Elle a été publiée sous le titre de " Total and Cause-Specific Mortality of U.S. Nurses
Working Rotating Night Shifts ", sous la signature de Fangyi. Gu et al., dans la revue
American Journal of Preventive Medicine du 6 janvier 2015.
Introduction
Les auteurs indiquent que le travail posté incluant des horaires de nuit est fréquent chez
les travailleurs des pays occidentaux, pouvant toucher jusque 20% des travailleurs durant
leur carrière.
Des études ont suggéré de façon assez systématique une association entre travail posté,
maladies cardiovasculaires et cancer. D’ailleurs, l’Organisation mondiale de la santé a
classé en 2007 le travail de nuit comme probable cancérogène.
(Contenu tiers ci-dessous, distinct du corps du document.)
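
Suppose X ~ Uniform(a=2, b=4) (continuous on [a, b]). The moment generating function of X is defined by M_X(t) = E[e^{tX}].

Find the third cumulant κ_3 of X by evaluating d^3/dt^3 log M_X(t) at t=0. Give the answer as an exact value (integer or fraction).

M_X(t) = (e^(4*t) - e^(2*t))/(2*t)
K_X(t) = log M_X(t) = -log(t) + log(e^(4*t) - e^(2*t)) - log(2)
K^(3)(t) = (8*t^3*e^(4*t) + 8*t^3*e^(2*t) - 2*e^(6*t) + 6*e^(4*t) - 6*e^(2*t) + 2)/(t^3*e^(6*t) - 3*t^3*e^(4*t) + 3*t^3*e^(2*t) - t^3)

κ_3 = K^(3)(0) = 0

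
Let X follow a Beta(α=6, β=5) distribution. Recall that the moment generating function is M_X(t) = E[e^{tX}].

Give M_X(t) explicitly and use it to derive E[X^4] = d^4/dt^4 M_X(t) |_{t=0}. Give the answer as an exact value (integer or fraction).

M_X(t) = ₁F₁(6; 11; t)
M′(t) = 6*₁F₁(7; 12; t)/11
M′′(t) = 7*₁F₁(8; 13; t)/22
M′′′(t) = 28*₁F₁(9; 14; t)/143
M′′′′(t) = 18*₁F₁(10; 15; t)/143

E[X^4] = M′′′′(0) = 18/143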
Outre ses liens avec les
maladies cardiovasculaires et le cancer, le travail posté de nuit peut être en relation avec
d’autres effets délétères sur la santé : diabète, hypertension, fatigue chronique, troubles du
sommeil et augmentation du poids. Cependant, le lien entre l’exposition au travail posté
de nuit et la mortalité toutes causes et spécifique a été moins étudiée.
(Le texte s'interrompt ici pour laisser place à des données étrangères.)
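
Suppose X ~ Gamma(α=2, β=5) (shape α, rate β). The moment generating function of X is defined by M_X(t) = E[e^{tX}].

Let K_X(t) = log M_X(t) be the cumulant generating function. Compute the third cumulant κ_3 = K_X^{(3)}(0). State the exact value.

κ_3 = K^(3)(0) = 4/125

M_X(t) = 25/(5 - t)^2
K_X(t) = log M_X(t) = -2*log(5 - t) + 2*log(5)
K^(3)(t) = -4/(t^3 - 15*t^2 + 75*t - 125)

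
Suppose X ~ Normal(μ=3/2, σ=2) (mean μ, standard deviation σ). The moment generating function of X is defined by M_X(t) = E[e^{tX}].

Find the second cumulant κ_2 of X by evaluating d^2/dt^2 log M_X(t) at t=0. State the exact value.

M_X(t) = e^(2*t^2 + 3*t/2)
K_X(t) = log M_X(t) = 2*t^2 + 3*t/2
K^(2)(t) = 4

κ_2 = K^(2)(0) = 4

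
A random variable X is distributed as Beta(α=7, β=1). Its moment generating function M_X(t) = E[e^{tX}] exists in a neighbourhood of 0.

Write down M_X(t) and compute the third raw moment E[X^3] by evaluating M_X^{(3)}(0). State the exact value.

E[X^3] = M′′′(0) = 7/10

M_X(t) = ₁F₁(7; 8; t)
M′(t) = 7*₁F₁(8; 9; t)/8
M′′(t) = 7*₁F₁(9; 10; t)/9
M′′′(t) = 7*₁F₁(10; 11; t)/10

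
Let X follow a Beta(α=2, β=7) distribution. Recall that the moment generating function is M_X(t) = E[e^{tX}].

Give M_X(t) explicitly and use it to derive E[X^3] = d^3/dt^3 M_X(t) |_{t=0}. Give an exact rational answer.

E[X^3] = d^3M/dt^3 |_{t=0} = 4/165

M_X(t) = ₁F₁(2; 9; t)
dM/dt = 2*₁F₁(3; 10; t)/9
d^2M/dt^2 = ₁F₁(4; 11; t)/15
d^3M/dt^3 = 4*₁F₁(5; 12; t)/165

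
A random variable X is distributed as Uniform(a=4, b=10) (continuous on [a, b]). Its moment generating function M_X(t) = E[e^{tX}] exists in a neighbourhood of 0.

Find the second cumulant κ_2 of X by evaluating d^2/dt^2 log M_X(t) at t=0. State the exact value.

M_X(t) = (e^(10*t) - e^(4*t))/(6*t)
K_X(t) = log M_X(t) = -log(t) + log(e^(10*t) - e^(4*t)) - log(6)
dK/dt = (10*t*e^(6*t) - 4*t - e^(6*t) + 1)/(t*e^(6*t) - t)
d^2K/dt^2 = (-36*t^2*e^(6*t) + e^(12*t) - 2*e^(6*t) + 1)/(t^2*e^(12*t) - 2*t^2*e^(6*t) + t^2)

κ_2 = d^2K/dt^2 |_{t=0} = 3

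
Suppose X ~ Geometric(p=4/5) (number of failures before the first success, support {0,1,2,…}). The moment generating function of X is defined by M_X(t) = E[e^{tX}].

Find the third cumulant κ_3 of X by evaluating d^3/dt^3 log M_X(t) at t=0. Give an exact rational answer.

κ_3 = d^3K/dt^3 |_{t=0} = 15/32

M_X(t) = 4/(5*(1 - e^(t)/5))
K_X(t) = log M_X(t) = -log(1 - e^(t)/5) - log(5) + 2*log(2)
dK/dt = -e^(t)/(e^(t) - 5)
d^2K/dt^2 = 5*e^(t)/(e^(2*t) - 10*e^(t) + 25)
d^3K/dt^3 = (-5*e^(2*t) - 25*e^(t))/(e^(3*t) - 15*e^(2*t) + 75*e^(t) - 125)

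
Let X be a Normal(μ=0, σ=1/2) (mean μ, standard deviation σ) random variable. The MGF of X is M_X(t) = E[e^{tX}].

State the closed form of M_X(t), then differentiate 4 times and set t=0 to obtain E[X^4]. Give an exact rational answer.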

C’est l’objectif que se fixe cette étude.
Matériel et méthode
Cette étude est basée sur un suivi longitudinal de 22 ans d’infirmières participant à la
" Nurses’ Health Study " (NHS). Cette étude a commencé en 1976 avec la prise en compte
de 121 701 infirmières âgées de 35 à 55 ans. Après exclusion de celles qui n’avaient pas
répondu au questionnaire et de celles ayant présenté un antécédent cardiovasculaire ou de
cancer, le suivi a concerné 74 862 infirmières.
L’exposition au travail posté de nuit a été appréciée en 1988 sur le nombre d’années où
l’infirmière a travaillé plus de 3 nuits par mois dans le cadre du travail en équipe postée.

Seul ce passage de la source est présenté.